La circulaire ministérielle du 22 mai 1879 et les maîtres-adjoints d’école normale

La circulaire ministérielle du 22 mai 1879 et les maîtres-adjoints d’école normale
Revue pédagogique, second semestre 18794 (p. 196-201).

LA CIRCULAIRE MINISTÉRIELLE
du 22 mai 1879
ET LES MAÎTRES-ADJOINTS D’ÉCOLE NORMALE


La Revue du mois de juin passe sous silence la circulaire ministérielle du 22 mai dernier, relative aux titres de capacité à exiger des aspirants à l’inspection primaire et des maîtres-adjoints des écoles normales ; mais d’autres journaux d’instruction n’ont pas observé la même réserve ; aussi ce document est-il tombé dans le domaine public et donne-t-il lieu, à l’heure qu’il est, aux interprétations les plus diverses, aux commentaires les plus hasardés.

Il serait bien désirable, quand des questions de cette gravité surgissent, et que l’autorité appelle les intéressés à faire connaître leur sentiment, qu’ils pussent se réunir par groupes et mettre en commun leurs lumières et leur expérience, afin d’arriver à formuler une opinion basée sur la saine appréciation des faits, et non — ce qui pourrait être le cas pour des avis individuels— sur des idées préconçues, sur des circonstances locales, sur des antipathies ou des préférences personnelles.

Le ministre veut le progrès, personne parmi nous n’en doute ; pour le réaliser, il lui faut avant tout la vérité. Il la demande ; à nous à la dire : c’est notre devoir.

Seulement lequel d’entre nous peut se targuer de la posséder tout entière ? Une pareille prétention serait de l’outrecuidance. En revanche, chacun de nous a son fonds d’observations, son acquis, ses vues, ses aspirations ; et il est hors de doute que si tout cela était mis en commun, débattu avec bonne foi, il en sortirait quelque chose d’utile et de pratique.

Les instituteurs ont leurs conférences cantonales et s’en trouvent bien ; ne pourrions-nous pas avoir, nous, des conférences régionales ?

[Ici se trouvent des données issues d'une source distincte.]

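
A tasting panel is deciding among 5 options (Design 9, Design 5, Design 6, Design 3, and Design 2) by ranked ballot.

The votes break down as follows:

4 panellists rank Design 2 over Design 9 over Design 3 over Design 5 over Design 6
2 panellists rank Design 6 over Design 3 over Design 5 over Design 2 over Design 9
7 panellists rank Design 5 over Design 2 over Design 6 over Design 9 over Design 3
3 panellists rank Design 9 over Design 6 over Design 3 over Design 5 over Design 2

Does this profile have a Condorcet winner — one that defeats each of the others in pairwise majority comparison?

Head-to-head results (16 voters total):
Design 9 vs Design 5: Design 5 wins 9–7.
Design 9 vs Design 6: Design 6 wins 9–7.
Design 9 vs Design 3: Design 9 wins 14–2.
Design 9 vs Design 2: Design 2 wins 13–3.
Design 5 vs Design 6: Design 5 wins 11–5.
Design 5 vs Design 3: Design 3 wins 9–7.
Design 5 vs Design 2: Design 5 wins 12–4.
Design 6 vs Design 3: Design 6 wins 12–4.
Design 6 vs Design 2: Design 2 wins 11–5.
Design 3 vs Design 2: Design 2 wins 11–5.
No candidate beats all others: Design 9 beats Design 3 beats Design 5 beats Design 9, a majority cycle.

No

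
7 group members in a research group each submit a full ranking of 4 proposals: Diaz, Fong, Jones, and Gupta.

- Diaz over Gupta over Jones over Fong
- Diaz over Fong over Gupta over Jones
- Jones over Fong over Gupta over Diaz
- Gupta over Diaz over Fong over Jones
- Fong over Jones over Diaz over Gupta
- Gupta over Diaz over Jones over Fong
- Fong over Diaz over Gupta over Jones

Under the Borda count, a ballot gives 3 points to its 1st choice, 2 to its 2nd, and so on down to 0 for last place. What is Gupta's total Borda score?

11

Borda scores:
  Diaz: 3 + 3 + 0 + 2 + 1 + 2 + 2 = 13
  Fong: 0 + 2 + 2 + 1 + 3 + 0 + 3 = 11
  Jones: 1 + 0 + 3 + 0 + 2 + 1 + 0 = 7
  Gupta: 2 + 1 + 1 + 3 + 0 + 3 + 1 = 11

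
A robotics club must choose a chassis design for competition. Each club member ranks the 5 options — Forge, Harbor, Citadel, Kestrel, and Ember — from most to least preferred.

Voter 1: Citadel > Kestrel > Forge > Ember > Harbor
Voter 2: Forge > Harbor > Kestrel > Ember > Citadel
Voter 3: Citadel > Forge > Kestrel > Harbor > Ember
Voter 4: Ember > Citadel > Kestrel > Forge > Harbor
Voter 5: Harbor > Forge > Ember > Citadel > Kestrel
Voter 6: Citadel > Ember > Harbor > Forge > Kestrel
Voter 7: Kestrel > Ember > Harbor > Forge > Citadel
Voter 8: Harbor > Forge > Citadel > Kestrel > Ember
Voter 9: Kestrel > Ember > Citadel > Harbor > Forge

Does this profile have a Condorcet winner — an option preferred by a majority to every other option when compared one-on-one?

No

Head-to-head results (9 voters total):
Forge vs Harbor: Harbor wins 5–4.
Forge vs Citadel: Citadel wins 5–4.
Forge vs Kestrel: Forge wins 5–4.
Forge vs Ember: Forge wins 5–4.
Harbor vs Citadel: Citadel wins 5–4.
Harbor vs Kestrel: Kestrel wins 5–4.
Harbor vs Ember: Ember wins 5–4.
Citadel vs Kestrel: Citadel wins 6–3.
Citadel vs Ember: Ember wins 5–4.
Kestrel vs Ember: Kestrel wins 6–3.
No candidate beats all others: Forge beats Kestrel beats Harbor beats Forge, a majority cycle.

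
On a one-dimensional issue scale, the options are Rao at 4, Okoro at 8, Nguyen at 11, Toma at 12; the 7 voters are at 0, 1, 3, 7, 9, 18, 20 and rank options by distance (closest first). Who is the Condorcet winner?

With single-peaked preferences on a line, the Condorcet winner is the candidate closest to the median voter.
The median voter (position 7) is closest to Okoro at 8.
Check: Okoro vs Nguyen — voters closer to Okoro: 5 of 7.

Okoro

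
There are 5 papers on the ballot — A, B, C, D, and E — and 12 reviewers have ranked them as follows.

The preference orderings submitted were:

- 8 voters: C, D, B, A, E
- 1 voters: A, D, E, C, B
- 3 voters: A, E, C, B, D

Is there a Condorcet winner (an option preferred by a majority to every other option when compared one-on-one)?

Yes

Head-to-head results (12 voters total):
A vs B: B wins 8–4.
A vs C: C wins 8–4.
A vs D: D wins 8–4.
A vs E: A wins 12–0.
B vs C: C wins 12–0.
B vs D: D wins 9–3.
B vs E: B wins 8–4.
C vs D: C wins 11–1.
C vs E: C wins 8–4.
D vs E: D wins 9–3.
C beats each rival — A (8–4), B (12–0), D (11–1), E (8–4) — so C is the Condorcet winner.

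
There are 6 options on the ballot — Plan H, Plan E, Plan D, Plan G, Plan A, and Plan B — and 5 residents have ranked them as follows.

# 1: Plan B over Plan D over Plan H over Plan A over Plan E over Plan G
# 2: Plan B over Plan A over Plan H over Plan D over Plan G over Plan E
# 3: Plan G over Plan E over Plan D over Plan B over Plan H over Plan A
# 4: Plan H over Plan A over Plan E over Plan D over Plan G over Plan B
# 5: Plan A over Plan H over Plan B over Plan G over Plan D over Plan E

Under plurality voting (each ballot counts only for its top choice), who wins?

Plan B

First-place vote totals:
  Plan H: 1
  Plan E: 0
  Plan D: 0
  Plan G: 1
  Plan A: 1
  Plan B: 2
Plan B has the most first-place votes.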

Cet instrument de progrès nous fait défaut encore ; mais de là il ne résulte nullement qu’il nous soit interdit de converser entre nous pour nous communiquer nos idées en matière pédagogique et scolaire.

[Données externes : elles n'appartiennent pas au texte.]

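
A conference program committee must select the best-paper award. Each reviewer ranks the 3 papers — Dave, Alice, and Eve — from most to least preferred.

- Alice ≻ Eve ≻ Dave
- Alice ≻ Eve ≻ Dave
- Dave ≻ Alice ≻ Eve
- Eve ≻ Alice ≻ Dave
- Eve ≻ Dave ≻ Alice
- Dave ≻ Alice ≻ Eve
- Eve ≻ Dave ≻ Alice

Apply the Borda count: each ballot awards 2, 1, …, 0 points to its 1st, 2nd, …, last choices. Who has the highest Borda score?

Eve

Borda scores:
  Dave: 0 + 0 + 2 + 0 + 1 + 2 + 1 = 6
  Alice: 2 + 2 + 1 + 1 + 0 + 1 + 0 = 7
  Eve: 1 + 1 + 0 + 2 + 2 + 0 + 2 = 8
Eve has the highest total.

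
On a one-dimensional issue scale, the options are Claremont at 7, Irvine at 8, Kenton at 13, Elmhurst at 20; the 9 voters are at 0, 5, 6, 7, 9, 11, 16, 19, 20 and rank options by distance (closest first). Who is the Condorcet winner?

With single-peaked preferences on a line, the Condorcet winner is the candidate closest to the median voter.
The median voter (position 9) is closest to Irvine at 8.
Check: Irvine vs Elmhurst — voters closer to Irvine: 6 of 9.

Irvine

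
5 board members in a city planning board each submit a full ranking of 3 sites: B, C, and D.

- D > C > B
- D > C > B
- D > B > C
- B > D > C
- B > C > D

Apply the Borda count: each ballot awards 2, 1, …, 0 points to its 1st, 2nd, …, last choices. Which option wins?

Borda scores:
  B: 0 + 0 + 1 + 2 + 2 = 5
  C: 1 + 1 + 0 + 0 + 1 = 3
  D: 2 + 2 + 2 + 1 + 0 = 7
D has the highest total.

D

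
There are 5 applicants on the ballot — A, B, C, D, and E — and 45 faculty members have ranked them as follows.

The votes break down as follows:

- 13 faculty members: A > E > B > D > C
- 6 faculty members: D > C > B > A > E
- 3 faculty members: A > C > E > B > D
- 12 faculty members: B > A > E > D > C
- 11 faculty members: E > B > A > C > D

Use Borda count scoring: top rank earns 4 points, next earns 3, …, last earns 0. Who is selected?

Borda scores:
  A: 13·4 + 6·1 + 3·4 + 12·3 + 11·2 = 128
  B: 13·2 + 6·2 + 3·1 + 12·4 + 11·3 = 122
  C: 13·0 + 6·3 + 3·3 + 12·0 + 11·1 = 38
  D: 13·1 + 6·4 + 3·0 + 12·1 + 11·0 = 49
  E: 13·3 + 6·0 + 3·2 + 12·2 + 11·4 = 113
A has the highest total.

A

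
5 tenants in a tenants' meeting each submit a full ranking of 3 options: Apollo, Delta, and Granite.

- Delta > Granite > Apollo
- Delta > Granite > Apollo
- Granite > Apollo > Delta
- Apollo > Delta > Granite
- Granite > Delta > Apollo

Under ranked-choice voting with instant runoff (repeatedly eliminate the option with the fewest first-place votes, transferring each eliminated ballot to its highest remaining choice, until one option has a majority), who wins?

Round 1: Delta 2, Granite 2, Apollo 1. Apollo has the fewest and is eliminated.
Round 2: Delta 3, Granite 2. Delta has a majority.

Delta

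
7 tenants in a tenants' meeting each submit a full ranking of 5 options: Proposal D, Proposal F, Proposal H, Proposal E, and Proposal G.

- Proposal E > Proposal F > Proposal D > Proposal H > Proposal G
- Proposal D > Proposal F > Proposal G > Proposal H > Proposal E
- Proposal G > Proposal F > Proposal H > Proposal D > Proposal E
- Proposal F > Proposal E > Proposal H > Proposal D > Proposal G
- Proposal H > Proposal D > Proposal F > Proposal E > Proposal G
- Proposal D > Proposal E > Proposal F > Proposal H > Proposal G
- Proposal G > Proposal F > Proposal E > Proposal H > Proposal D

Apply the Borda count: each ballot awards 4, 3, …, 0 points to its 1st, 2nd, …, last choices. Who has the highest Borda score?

Borda scores:
  Proposal D: 2 + 4 + 1 + 1 + 3 + 4 + 0 = 15
  Proposal F: 3 + 3 + 3 + 4 + 2 + 2 + 3 = 20
  Proposal H: 1 + 1 + 2 + 2 + 4 + 1 + 1 = 12
  Proposal E: 4 + 0 + 0 + 3 + 1 + 3 + 2 = 13
  Proposal G: 0 + 2 + 4 + 0 + 0 + 0 + 4 = 10
Proposal F has the highest total.

Proposal F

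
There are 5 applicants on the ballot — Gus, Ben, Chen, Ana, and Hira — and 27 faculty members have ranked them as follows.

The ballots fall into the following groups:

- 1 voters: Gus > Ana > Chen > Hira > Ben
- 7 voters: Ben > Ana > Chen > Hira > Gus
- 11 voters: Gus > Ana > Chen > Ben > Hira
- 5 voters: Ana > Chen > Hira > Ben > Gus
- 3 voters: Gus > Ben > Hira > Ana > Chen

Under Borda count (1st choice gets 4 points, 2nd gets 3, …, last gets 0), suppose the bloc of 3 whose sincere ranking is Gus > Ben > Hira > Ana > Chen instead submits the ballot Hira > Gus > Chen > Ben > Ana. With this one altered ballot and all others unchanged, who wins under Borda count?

Ana

Borda totals with the altered ballot: Gus 57, Ben 47, Chen 59, Ana 77, Hira 30.
The winner is unchanged: still Ana.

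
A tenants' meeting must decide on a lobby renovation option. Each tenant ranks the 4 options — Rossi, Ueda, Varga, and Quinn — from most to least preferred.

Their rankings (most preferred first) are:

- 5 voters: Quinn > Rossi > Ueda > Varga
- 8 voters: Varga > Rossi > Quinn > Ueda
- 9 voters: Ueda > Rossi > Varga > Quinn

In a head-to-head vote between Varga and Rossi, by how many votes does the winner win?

Ballots ranking Varga above Rossi: 8.
Ballots ranking Rossi above Varga: 5+9 = 14.
Rossi wins 14–8, a margin of 6.

6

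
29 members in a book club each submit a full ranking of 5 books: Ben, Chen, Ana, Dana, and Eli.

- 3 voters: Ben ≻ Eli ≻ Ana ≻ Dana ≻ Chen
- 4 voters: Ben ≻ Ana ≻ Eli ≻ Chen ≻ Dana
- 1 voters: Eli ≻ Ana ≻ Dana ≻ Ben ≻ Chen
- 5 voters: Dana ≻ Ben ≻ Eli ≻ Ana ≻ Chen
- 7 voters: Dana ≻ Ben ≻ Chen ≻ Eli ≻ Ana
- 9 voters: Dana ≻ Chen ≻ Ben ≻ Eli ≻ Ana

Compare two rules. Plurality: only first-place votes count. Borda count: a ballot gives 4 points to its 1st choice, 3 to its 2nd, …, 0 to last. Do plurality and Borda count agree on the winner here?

Yes

Plurality first-place counts: Ben 7, Chen 0, Ana 0, Dana 21, Eli 1 → Dana.
Borda totals: Ben 83, Chen 45, Ana 26, Dana 89, Eli 47 → Dana.
The two rules agree on Dana.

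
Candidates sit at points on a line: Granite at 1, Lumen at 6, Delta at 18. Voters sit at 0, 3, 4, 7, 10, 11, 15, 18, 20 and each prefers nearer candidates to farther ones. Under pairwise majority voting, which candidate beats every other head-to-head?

With single-peaked preferences on a line, the Condorcet winner is the candidate closest to the median voter.
The median voter (position 10) is closest to Lumen at 6.
Check: Lumen vs Delta — voters closer to Lumen: 6 of 9.

Lumen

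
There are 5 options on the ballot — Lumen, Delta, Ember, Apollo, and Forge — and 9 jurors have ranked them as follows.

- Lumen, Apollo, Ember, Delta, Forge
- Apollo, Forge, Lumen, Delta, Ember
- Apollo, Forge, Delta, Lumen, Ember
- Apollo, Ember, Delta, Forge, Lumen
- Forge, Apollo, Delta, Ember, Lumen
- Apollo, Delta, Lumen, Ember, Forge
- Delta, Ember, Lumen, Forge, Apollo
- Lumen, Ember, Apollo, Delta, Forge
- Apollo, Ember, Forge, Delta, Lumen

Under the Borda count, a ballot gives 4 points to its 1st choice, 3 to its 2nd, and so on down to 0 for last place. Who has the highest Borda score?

Borda scores:
  Lumen: 4 + 2 + 1 + 0 + 0 + 2 + 2 + 4 + 0 = 15
  Delta: 1 + 1 + 2 + 2 + 2 + 3 + 4 + 1 + 1 = 17
  Ember: 2 + 0 + 0 + 3 + 1 + 1 + 3 + 3 + 3 = 16
  Apollo: 3 + 4 + 4 + 4 + 3 + 4 + 0 + 2 + 4 = 28
  Forge: 0 + 3 + 3 + 1 + 4 + 0 + 1 + 0 + 2 = 14
Apollo has the highest total.

Apollo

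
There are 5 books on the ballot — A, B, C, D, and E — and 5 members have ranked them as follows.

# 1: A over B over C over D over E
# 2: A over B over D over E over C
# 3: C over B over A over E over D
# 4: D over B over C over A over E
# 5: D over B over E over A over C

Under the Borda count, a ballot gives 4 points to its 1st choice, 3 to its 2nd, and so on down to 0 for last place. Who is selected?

Borda scores:
  A: 4 + 4 + 2 + 1 + 1 = 12
  B: 3 + 3 + 3 + 3 + 3 = 15
  C: 2 + 0 + 4 + 2 + 0 = 8
  D: 1 + 2 + 0 + 4 + 4 = 11
  E: 0 + 1 + 1 + 0 + 2 = 4
B has the highest total.

B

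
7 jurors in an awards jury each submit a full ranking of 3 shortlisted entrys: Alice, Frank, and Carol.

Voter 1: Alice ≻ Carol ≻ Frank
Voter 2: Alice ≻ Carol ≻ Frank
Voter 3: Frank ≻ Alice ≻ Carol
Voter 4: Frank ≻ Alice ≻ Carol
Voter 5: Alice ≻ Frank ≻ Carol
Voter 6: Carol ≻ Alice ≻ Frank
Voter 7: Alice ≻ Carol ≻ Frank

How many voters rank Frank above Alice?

2

Ballots ranking Frank above Alice: 2.
Ballots ranking Alice above Frank: 5.
So 2 of 7 voters prefer Frank to Alice.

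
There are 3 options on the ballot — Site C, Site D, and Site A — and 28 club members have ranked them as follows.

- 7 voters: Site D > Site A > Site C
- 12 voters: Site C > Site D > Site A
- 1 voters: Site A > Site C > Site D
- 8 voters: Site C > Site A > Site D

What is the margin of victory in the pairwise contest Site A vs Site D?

10

Ballots ranking Site A above Site D: 1+8 = 9.
Ballots ranking Site D above Site A: 7+12 = 19.
Site D wins 19–9, a margin of 10.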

Le voulons-nous ? En voici le moyen : la Revue nous ouvre libéralement ses colonnes ; répondons à un appel qui nous honore ; groupons-nous autour de la fouille amie, et nous aurons, à la fois, un centre de réunion et une tribune.

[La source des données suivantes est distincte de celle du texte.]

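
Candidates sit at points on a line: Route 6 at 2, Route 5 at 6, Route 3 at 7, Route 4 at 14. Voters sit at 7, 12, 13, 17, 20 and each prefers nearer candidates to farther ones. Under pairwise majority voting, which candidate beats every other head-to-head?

Route 4

With single-peaked preferences on a line, the Condorcet winner is the candidate closest to the median voter.
The median voter (position 13) is closest to Route 4 at 14.
Check: Route 4 vs Route 5 — voters closer to Route 4: 4 of 5.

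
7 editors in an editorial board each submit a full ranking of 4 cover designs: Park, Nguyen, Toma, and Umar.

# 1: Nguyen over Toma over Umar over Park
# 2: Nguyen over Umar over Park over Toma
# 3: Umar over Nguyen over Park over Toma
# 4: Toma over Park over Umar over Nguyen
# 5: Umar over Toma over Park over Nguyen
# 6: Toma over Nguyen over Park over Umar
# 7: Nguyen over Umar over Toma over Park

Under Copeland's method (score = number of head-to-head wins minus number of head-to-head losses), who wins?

Pairwise results:
  Park vs Nguyen: Nguyen wins 5–2.
  Park vs Toma: Toma wins 5–2.
  Park vs Umar: Umar wins 5–2.
  Nguyen vs Toma: Nguyen wins 4–3.
  Nguyen vs Umar: Nguyen wins 4–3.
  Toma vs Umar: Umar wins 4–3.
Copeland scores (wins − losses):
  Park: 0 − 3 = -3
  Nguyen: 3 − 0 = 3
  Toma: 1 − 2 = -1
  Umar: 2 − 1 = 1
Nguyen has the best Copeland score.

Nguyen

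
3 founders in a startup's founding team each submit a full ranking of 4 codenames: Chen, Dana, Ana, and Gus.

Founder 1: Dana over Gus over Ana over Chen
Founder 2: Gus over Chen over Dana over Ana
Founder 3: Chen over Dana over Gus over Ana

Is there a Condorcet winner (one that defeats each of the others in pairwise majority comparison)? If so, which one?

There is no Condorcet winner

Head-to-head results (3 voters total):
Chen vs Dana: Chen wins 2–1.
Chen vs Ana: Chen wins 2–1.
Chen vs Gus: Gus wins 2–1.
Dana vs Ana: Dana wins 3–0.
Dana vs Gus: Dana wins 2–1.
Ana vs Gus: Gus wins 3–0.
No candidate beats all others: Chen beats Dana beats Gus beats Chen, a majority cycle.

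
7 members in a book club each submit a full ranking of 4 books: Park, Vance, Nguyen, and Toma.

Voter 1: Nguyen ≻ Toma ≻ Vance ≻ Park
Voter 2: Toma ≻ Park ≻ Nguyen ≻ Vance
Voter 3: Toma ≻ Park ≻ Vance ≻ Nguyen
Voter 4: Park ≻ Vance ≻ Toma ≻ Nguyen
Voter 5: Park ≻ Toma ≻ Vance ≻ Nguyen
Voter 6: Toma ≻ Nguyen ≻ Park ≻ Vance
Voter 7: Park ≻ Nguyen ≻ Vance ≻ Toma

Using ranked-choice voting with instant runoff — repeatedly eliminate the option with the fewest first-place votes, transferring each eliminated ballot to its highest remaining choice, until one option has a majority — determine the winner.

Round 1: Park 3, Toma 3, Nguyen 1, Vance 0. Vance has the fewest and is eliminated.
Round 2: Park 3, Toma 3, Nguyen 1. Nguyen has the fewest and is eliminated.
Round 3: Toma 4, Park 3. Toma has a majority.

Toma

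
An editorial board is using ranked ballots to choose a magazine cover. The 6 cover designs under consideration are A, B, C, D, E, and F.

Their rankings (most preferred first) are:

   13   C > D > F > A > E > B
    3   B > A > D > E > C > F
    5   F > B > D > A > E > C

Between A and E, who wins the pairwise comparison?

A

Ballots ranking A above E: 13+3+5 = 21.
Ballots ranking E above A: 0.
A wins the head-to-head, 21–0.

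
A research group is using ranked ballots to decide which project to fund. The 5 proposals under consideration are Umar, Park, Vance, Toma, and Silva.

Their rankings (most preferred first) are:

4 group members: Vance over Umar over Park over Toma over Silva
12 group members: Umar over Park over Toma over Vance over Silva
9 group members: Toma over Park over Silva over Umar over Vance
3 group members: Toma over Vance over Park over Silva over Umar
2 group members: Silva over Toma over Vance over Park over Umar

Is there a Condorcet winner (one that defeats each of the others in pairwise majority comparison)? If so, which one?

Head-to-head results (30 voters total):
Umar vs Park: Umar wins 16–14.
Umar vs Vance: Umar wins 21–9.
Umar vs Toma: Umar wins 16–14.
Umar vs Silva: Umar wins 16–14.
Park vs Vance: Park wins 21–9.
Park vs Toma: Park wins 16–14.
Park vs Silva: Park wins 28–2.
Vance vs Toma: Toma wins 26–4.
Vance vs Silva: Vance wins 19–11.
Toma vs Silva: Toma wins 28–2.
Umar beats each rival — Park (16–14), Vance (21–9), Toma (16–14), Silva (16–14) — so Umar is the Condorcet winner.

Umar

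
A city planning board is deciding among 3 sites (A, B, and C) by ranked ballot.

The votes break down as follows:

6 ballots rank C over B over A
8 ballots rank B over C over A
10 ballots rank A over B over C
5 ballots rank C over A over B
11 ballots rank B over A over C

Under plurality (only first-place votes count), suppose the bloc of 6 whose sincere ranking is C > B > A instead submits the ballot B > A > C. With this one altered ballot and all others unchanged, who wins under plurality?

B

First-place totals with the altered ballot: A 10, B 25, C 5.
The winner is unchanged: still B.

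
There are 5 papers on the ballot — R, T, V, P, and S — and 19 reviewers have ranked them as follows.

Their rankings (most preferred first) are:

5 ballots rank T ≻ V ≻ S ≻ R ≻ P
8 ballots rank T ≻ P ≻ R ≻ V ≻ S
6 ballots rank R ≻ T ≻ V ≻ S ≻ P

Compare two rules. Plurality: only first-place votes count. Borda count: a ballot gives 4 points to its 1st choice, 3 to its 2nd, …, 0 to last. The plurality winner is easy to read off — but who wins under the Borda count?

T

Plurality first-place counts: R 6, T 13, V 0, P 0, S 0 → T.
Borda totals: R 45, T 70, V 35, P 24, S 16 → T.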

Inutile de dire que toujours nous nous renfermerons dans les limites du juste, du raisonnable, du vrai ; et que la critique sera marquée invariablement au coin d’une parfaite urbanité. Jamais de personnalités, cela va de soi.

Je viens de poser le précepte ; qu’il me soit permis d’y joindre l’exemple.

Directeur d’école normale, je soumets en toute confiance à l’examen et à la critique des lecteurs de la Revue, en particulier de mes honorables collègues et des maîtres-adjoints, les réflexions que m’a suggérées la partie de la circulaire du 22 mai, qui nous touche directement.

Voici les termes de la circulaire : « On a appelé mon attention sur l’utilité qu’il y aurait à ne confier les emplois de maîtres-adjoints, dans les écoles normales, qu’à des maîtres éprouvés qui, après un examen spécial, auraient témoigné de connaissances pédagogiques suffisantes, et seraient en état d’initier les futurs instituteurs à l’art d’enseigner. »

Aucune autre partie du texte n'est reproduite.